Auteurs wouldn’t be auteurs if they weren’t enigmatic, especially when it comes to deconstructing details of their oeuvre. “Let the film speak for itself” is often the motto, and for Amour director and screenwriter Michael Haneke, that’s not too far from his own credo. However, he’s not completely inaccessible when responding to the audience’s fervor for his work.

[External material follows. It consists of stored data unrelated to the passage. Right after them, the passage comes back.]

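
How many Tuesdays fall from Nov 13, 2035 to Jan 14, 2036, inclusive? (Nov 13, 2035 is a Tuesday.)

Nov 13, 2035 is a Tuesday; the first Tuesday on or after it is Nov 13, 2035.
From Nov 13, 2035 to Jan 14, 2036: 17 + 31 + 14 = 62 days (rest of Nov, Dec, Jan).
62 ÷ 7 = 8 full weeks with remainder 6, so 8 more Tuesdays after the first → 9.

9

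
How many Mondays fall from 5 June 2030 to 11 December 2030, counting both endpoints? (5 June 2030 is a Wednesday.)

27

5 June 2030 is a Wednesday; the first Monday on or after it is 10 June 2030 (5 days later).
From 10 June 2030 to 11 December 2030: 20 + 31 + 31 + 30 + 31 + 30 + 11 = 184 days (rest of June, July, August, September, October, November, December).
184 ÷ 7 = 26 full weeks with remainder 2, so 26 more Mondays after the first → 27.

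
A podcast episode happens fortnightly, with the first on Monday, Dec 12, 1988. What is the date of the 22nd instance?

Oct 2, 1989

The 22nd occurrence is 21 intervals after the first: 21 × 14 = 294 days after Dec 12, 1988.
Dec has 31 days — 19 days to the end of Dec leaves 275.
Jan has 31 days (244 left).
Feb has 28 days (216 left).
Mar has 31 days (185 left).
Apr has 30 days (155 left).
May has 31 days (124 left).
Jun has 30 days (94 left).
Jul has 31 days (63 left).
Aug has 31 days (32 left).
Sep has 30 days (2 left).
2 days into Oct → Oct 2, 1989.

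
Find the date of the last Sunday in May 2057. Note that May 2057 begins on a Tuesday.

27 May 2057

May 2057 begins on a Tuesday, so the first Sunday is May 6 (5 days later).
May 2057 has 31 days. Adding weeks: 6, 13, 20, 27 — the last one ≤ 31 is the 27th.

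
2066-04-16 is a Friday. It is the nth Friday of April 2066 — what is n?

3rd

Day 16 falls in week ⌈16/7⌉ of the month.
Days 1–7 hold the 1st Friday, 8–14 the 2nd, 15–21 the 3rd, 22–28 the 4th, 29–31 the 5th.
16 is in the range for the 3rd.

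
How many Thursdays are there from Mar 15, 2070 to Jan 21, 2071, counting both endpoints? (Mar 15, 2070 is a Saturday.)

Mar 15, 2070 is a Saturday; the first Thursday on or after it is Mar 20, 2070 (5 days later).
From Mar 20, 2070 to Jan 21, 2071: 11 + 30 + 31 + 30 + 31 + 31 + 30 + 31 + 30 + 31 + 21 = 307 days (rest of Mar, Apr, May, Jun, Jul, Aug, Sep, Oct, Nov, Dec, Jan).
307 ÷ 7 = 43 full weeks with remainder 6, so 43 more Thursdays after the first → 44.

44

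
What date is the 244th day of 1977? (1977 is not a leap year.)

Sep 1, 1977

Jan has 31 days (244 − 31 = 213 remain).
Feb has 28 days (213 − 28 = 185 remain).
Mar has 31 days (185 − 31 = 154 remain).
Apr has 30 days (154 − 30 = 124 remain).
May has 31 days (124 − 31 = 93 remain).
Jun has 30 days (93 − 30 = 63 remain).
Jul has 31 days (63 − 31 = 32 remain).
Aug has 31 days (32 − 31 = 1 remain).
1 into Sep → Sep 1.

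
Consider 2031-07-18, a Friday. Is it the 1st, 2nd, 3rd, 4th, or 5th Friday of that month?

3rd

Day 18 falls in week ⌈18/7⌉ of the month.
Days 1–7 hold the 1st Friday, 8–14 the 2nd, 15–21 the 3rd, 22–28 the 4th, 29–31 the 5th.
18 is in the range for the 3rd.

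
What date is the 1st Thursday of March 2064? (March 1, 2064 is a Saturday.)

2064-03-06

March 2064 begins on a Saturday, so the first Thursday is March 6 (5 days later).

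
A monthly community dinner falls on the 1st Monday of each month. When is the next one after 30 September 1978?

2 October 1978

September 1978 starts on a Friday, so its 1st Monday is 4 September 1978 (3 days in).
That is not after 30 September 1978, so look at October 1978.
October 1978 starts on a Sunday, so its 1st Monday is 2 October 1978 (1 day in).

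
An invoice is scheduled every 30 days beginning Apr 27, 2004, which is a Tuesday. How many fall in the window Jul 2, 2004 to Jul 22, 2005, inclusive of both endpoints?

13

Occurrences land 30·i days after Apr 27, 2004 for i = 0, 1, 2, …
Jul 2, 2004 is 66 days after the start; 66 ÷ 30 = 2 remainder 6; since the remainder is 6, round up to i = 3. First occurrence in the window: #4 on Jul 26, 2004 (3×30 = 90 days in).
Jul 22, 2005 is 451 days after the start; 451 ÷ 30 = 15 remainder 1. Last occurrence in the window: #16 on Jul 21, 2005.
Occurrences #4 through #16: 13 in total.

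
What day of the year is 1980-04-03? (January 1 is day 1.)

Days in months before April: 31 + 29 + 31 = 91.
Plus 3 days into April → day 94.

94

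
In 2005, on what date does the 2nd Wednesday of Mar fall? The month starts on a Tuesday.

Mar 2005 begins on a Tuesday, so the first Wednesday is Mar 2 (1 day later).
The 2nd Wednesday is 1 weeks later: 2 + 7 = 9.

Mar 9, 2005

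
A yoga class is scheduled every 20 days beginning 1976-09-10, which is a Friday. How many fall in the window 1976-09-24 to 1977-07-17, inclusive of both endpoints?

Occurrences land 20·i days after 1976-09-10 for i = 0, 1, 2, …
1976-09-24 is 14 days after the start; 14 ÷ 20 = 0 remainder 14; since the remainder is 14, round up to i = 1. First occurrence in the window: #2 on 1976-09-30 (1×20 = 20 days in).
1977-07-17 is 310 days after the start; 310 ÷ 20 = 15 remainder 10. Last occurrence in the window: #16 on 1977-07-07.
Occurrences #2 through #16: 15 in total.

15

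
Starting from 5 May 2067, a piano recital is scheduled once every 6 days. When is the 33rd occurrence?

13 November 2067

The 33rd occurrence is 32 intervals after the first: 32 × 6 = 192 days after 5 May 2067.
May has 31 days — 26 days to the end of May leaves 166.
June has 30 days (136 left).
July has 31 days (105 left).
August has 31 days (74 left).
September has 30 days (44 left).
October has 31 days (13 left).
13 days into November → 13 November 2067.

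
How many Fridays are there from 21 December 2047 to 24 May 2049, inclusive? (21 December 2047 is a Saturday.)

74

21 December 2047 is a Saturday; the first Friday on or after it is 27 December 2047 (6 days later).
From 27 December 2047 to 24 May 2049: 4 + 366 + 144 = 514 days (rest of 2047, 2048, to 24 May 2049 in 2049).
514 ÷ 7 = 73 full weeks with remainder 3, so 73 more Fridays after the first → 74.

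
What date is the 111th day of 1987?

January has 31 days (111 − 31 = 80 remain).
February has 28 days (80 − 28 = 52 remain).
March has 31 days (52 − 31 = 21 remain).
21 into April → April 21.

April 21, 1987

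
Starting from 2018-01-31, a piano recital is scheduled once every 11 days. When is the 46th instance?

2019-06-10

The 46th occurrence is 45 intervals after the first: 45 × 11 = 495 days after 2018-01-31.
January has 31 days — 0 days to the end of January leaves 495.
From end of January to end of 2018 is 334 days (161 left).
January has 31 days (130 left).
February has 28 days (102 left).
March has 31 days (71 left).
April has 30 days (41 left).
May has 31 days (10 left).
10 days into June → 2019-06-10.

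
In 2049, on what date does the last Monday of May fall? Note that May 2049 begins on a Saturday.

May 31, 2049

May 2049 begins on a Saturday, so the first Monday is May 3 (2 days later).
May 2049 has 31 days. Adding weeks: 3, 10, 17, 24, 31 — the last one ≤ 31 is the 31st.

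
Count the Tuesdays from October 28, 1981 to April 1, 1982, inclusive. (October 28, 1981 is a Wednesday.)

22

October 28, 1981 is a Wednesday; the first Tuesday on or after it is November 3, 1981 (6 days later).
From November 3, 1981 to April 1, 1982: 27 + 31 + 31 + 28 + 31 + 1 = 149 days (rest of November, December, January, February, March, April).
149 ÷ 7 = 21 full weeks with remainder 2, so 21 more Tuesdays after the first → 22.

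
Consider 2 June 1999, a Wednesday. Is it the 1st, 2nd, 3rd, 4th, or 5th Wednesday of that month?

1st

Day 2 falls in week ⌈2/7⌉ of the month.
Days 1–7 hold the 1st Wednesday, 8–14 the 2nd, 15–21 the 3rd, 22–28 the 4th, 29–31 the 5th.
2 is in the range for the 1st.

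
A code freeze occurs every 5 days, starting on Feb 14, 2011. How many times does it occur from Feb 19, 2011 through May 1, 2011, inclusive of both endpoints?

Occurrences land 5·i days after Feb 14, 2011 for i = 0, 1, 2, …
Feb 19, 2011 is 5 days after the start; 5 ÷ 5 = 1 remainder 0. First occurrence in the window: #2 on Feb 19, 2011 (1×5 = 5 days in).
May 1, 2011 is 76 days after the start; 76 ÷ 5 = 15 remainder 1. Last occurrence in the window: #16 on Apr 30, 2011.
Occurrences #2 through #16: 15 in total.

15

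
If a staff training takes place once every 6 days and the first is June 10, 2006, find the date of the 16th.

September 8, 2006

The 16th occurrence is 15 intervals after the first: 15 × 6 = 90 days after June 10, 2006.
June has 30 days — 20 days to the end of June leaves 70.
July has 31 days (39 left).
August has 31 days (8 left).
8 days into September → September 8, 2006.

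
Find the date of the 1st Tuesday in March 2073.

March 2073 begins on a Wednesday, so the first Tuesday is March 7 (6 days later).

7 March 2073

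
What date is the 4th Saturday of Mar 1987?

Mar 1987 begins on a Sunday, so the first Saturday is Mar 7 (6 days later).
The 4th Saturday is 3 weeks later: 7 + 21 = 28.

Mar 28, 1987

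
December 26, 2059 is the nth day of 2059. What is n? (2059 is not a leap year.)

360

Days in months before December: 31 + 28 + 31 + 30 + 31 + 30 + 31 + 31 + 30 + 31 + 30 = 334.
Plus 26 days into December → day 360.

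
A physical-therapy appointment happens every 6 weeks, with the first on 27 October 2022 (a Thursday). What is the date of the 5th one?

13 April 2023

The 5th occurrence is 4 intervals after the first: 4 × 42 = 168 days after 27 October 2022.
October has 31 days — 4 days to the end of October leaves 164.
November has 30 days (134 left).
December has 31 days (103 left).
January has 31 days (72 left).
February has 28 days (44 left).
March has 31 days (13 left).
13 days into April → 13 April 2023.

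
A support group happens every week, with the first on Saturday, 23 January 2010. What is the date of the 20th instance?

The 20th occurrence is 19 intervals after the first: 19 × 7 = 133 days after 23 January 2010.
January has 31 days — 8 days to the end of January leaves 125.
February has 28 days (97 left).
March has 31 days (66 left).
April has 30 days (36 left).
May has 31 days (5 left).
5 days into June → 5 June 2010.

5 June 2010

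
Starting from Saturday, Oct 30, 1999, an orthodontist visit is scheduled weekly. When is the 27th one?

Apr 29, 2000

The 27th occurrence is 26 intervals after the first: 26 × 7 = 182 days after Oct 30, 1999.
Oct has 31 days — 1 day to the end of Oct leaves 181.
Nov has 30 days (151 left).
Dec has 31 days (120 left).
Jan has 31 days (89 left).
Feb has 29 days (60 left).
Mar has 31 days (29 left).
29 days into Apr → Apr 29, 2000.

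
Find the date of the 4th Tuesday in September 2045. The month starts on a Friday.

September 2045 begins on a Friday, so the first Tuesday is September 5 (4 days later).
The 4th Tuesday is 3 weeks later: 5 + 21 = 26.

2045-09-26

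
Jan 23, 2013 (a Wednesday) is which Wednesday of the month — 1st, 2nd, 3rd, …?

Day 23 falls in week ⌈23/7⌉ of the month.
Days 1–7 hold the 1st Wednesday, 8–14 the 2nd, 15–21 the 3rd, 22–28 the 4th, 29–31 the 5th.
23 is in the range for the 4th.

4th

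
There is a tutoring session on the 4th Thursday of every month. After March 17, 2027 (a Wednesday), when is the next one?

March 2027 starts on a Monday; its first Thursday is the 4th, so the 4th Thursday is the 25th — March 25, 2027.
March 25, 2027 is after March 17, 2027, so that is the next one.

March 25, 2027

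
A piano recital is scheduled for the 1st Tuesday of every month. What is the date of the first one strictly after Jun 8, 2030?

Jun 2030 starts on a Saturday, so its 1st Tuesday is Jun 4, 2030 (3 days in).
That is not after Jun 8, 2030, so look at Jul 2030.
Jul 2030 starts on a Monday, so its 1st Tuesday is Jul 2, 2030 (1 day in).

Jul 2, 2030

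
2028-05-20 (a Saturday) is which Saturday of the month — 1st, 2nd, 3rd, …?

Day 20 falls in week ⌈20/7⌉ of the month.
Days 1–7 hold the 1st Saturday, 8–14 the 2nd, 15–21 the 3rd, 22–28 the 4th, 29–31 the 5th.
20 is in the range for the 3rd.

3rd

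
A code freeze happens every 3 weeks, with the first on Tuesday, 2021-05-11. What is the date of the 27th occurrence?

2022-11-08

The 27th occurrence is 26 intervals after the first: 26 × 21 = 546 days after 2021-05-11.
May has 31 days — 20 days to the end of May leaves 526.
From end of May to end of 2021 is 214 days (312 left).
January has 31 days (281 left).
February has 28 days (253 left).
March has 31 days (222 left).
April has 30 days (192 left).
May has 31 days (161 left).
June has 30 days (131 left).
July has 31 days (100 left).
August has 31 days (69 left).
September has 30 days (39 left).
October has 31 days (8 left).
8 days into November → 2022-11-08.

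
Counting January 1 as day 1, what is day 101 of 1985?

April 11, 1985

January has 31 days (101 − 31 = 70 remain).
February has 28 days (70 − 28 = 42 remain).
March has 31 days (42 − 31 = 11 remain).
11 into April → April 11.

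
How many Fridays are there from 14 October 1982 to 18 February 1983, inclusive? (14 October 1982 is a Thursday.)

14 October 1982 is a Thursday; the first Friday on or after it is 15 October 1982 (1 day later).
From 15 October 1982 to 18 February 1983: 16 + 30 + 31 + 31 + 18 = 126 days (rest of October, November, December, January, February).
126 ÷ 7 = 18 full weeks with remainder 0, so 18 more Fridays after the first → 19.

19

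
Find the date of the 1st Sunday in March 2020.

March 2020 begins on a Sunday, so the first Sunday is March 1.

2020-03-01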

“It’s very difficult for me to say, it was so long ago, I can’t remember”, Haneke told AwardsLine when asked if there were one particularly challenging scene to write for Amour. “Generally, when it comes to screenwriting, I can say that if it’s flowing, you enjoy it. If not, it’s far less pleasant. But there’s always ambivalence—the struggle to put something there on a blank page when there was nothing there before. If it’s successful, you’re happy; if not, you’re depressed”.
In writing the story of 80-year-old husband Georges who contends with his dying wife Anne’s debilitated state, Haneke was spurred by a beloved aunt’s long and painful battle with a degenerative condition. For the director, the story of the elderly couple’s struggle was a universal tragedy versus a tragic drama “about a 40-year-old couple who is coping with a child dying of cancer”.
In researching the script, Haneke met extensively with medical specialists who work with stroke victims. His only note to Emmanuelle Riva in terms of preparing for the role was to undergo speech-therapy sessions for stroke patients. Riva initially read for the part of Anne, but Haneke had Jean-Louis Trintignant in mind for the role of Georges and wouldn’t have made Amour if the actor weren’t available.
“I like writing for actors who I know and respect, and I know I can get results”, says Haneke, who has admired Trintignant’s work since he was a teenager. In regards to Isabelle Huppert, another Haneke vet from such films as The Piano Teacher and Time of the Wolf, the director praises her talents. “She is like a Stradivarius violin, on which you can play Bach, Mozart, or Brahms, and it will always sound good”.
Setting the film in one apartment “was always the choice”, says the director. “When you get older, when you have ill health, your life is reduced to the four walls that you are living in. But beyond that, there was also the challenge of dealing with a theme of this gravity. For that, I went back to the classical use of time, space, and action”.